By Dr Chandrika Kaul
Hasty transfer of power

The lack of confidence in the Muslim League among the Muslim population was to be dramatically reversed in the 1946 elections.

The intervening years saw the rise of Jinnah and the League to political prominence through the successful exploitation of the wartime insecurities of the British, and the political vacuum created when the Congress ministries (which had unanimously come to power in 1937) resigned en masse to protest at the government's unilateral decision to enter India into the war without consultation.

'The creation of Pakistan as a land for Muslims nevertheless left a sizeable number of Muslims in an independent India.'

The rejuvenated League skilfully exploited the communal card. At its Lahore session in 1940, Jinnah made the demand for Pakistan into its rallying cry. The ensuing communal violence, especially after Jinnah declared 'Direct Action Day' in August 1946, put pressure on the British government and Congress to accede to his demands for a separate homeland for Muslims.

The arrival of Lord Louis Mountbatten as India's last viceroy in March 1947, brought with it an agenda to transfer power as quickly and efficiently as possible. The resulting negotiations saw the deadline for British withdrawal brought forward from June 1948 to August 1947.

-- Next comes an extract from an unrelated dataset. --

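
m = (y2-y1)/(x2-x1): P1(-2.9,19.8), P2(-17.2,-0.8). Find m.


dy = -0.8 - 19.8 = -20.6
dx = -17.2 + 2.9 = -14.3
m = -20.6/(-14.3) = 1.4406

m = 1.4406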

Contemporaries and subsequent historians have criticised this haste as a major contributory factor in the chaos that accompanied partition. Mass migration occurred across the new boundaries as well as an estimated loss of a million lives in the communal bloodbaths involving Hindus, Muslims and also Sikhs in the Punjab.

The final irony must remain that the creation of Pakistan as a land for Muslims nevertheless left a sizeable number of Muslims in an independent India making it the largest minority in a non-Muslim state.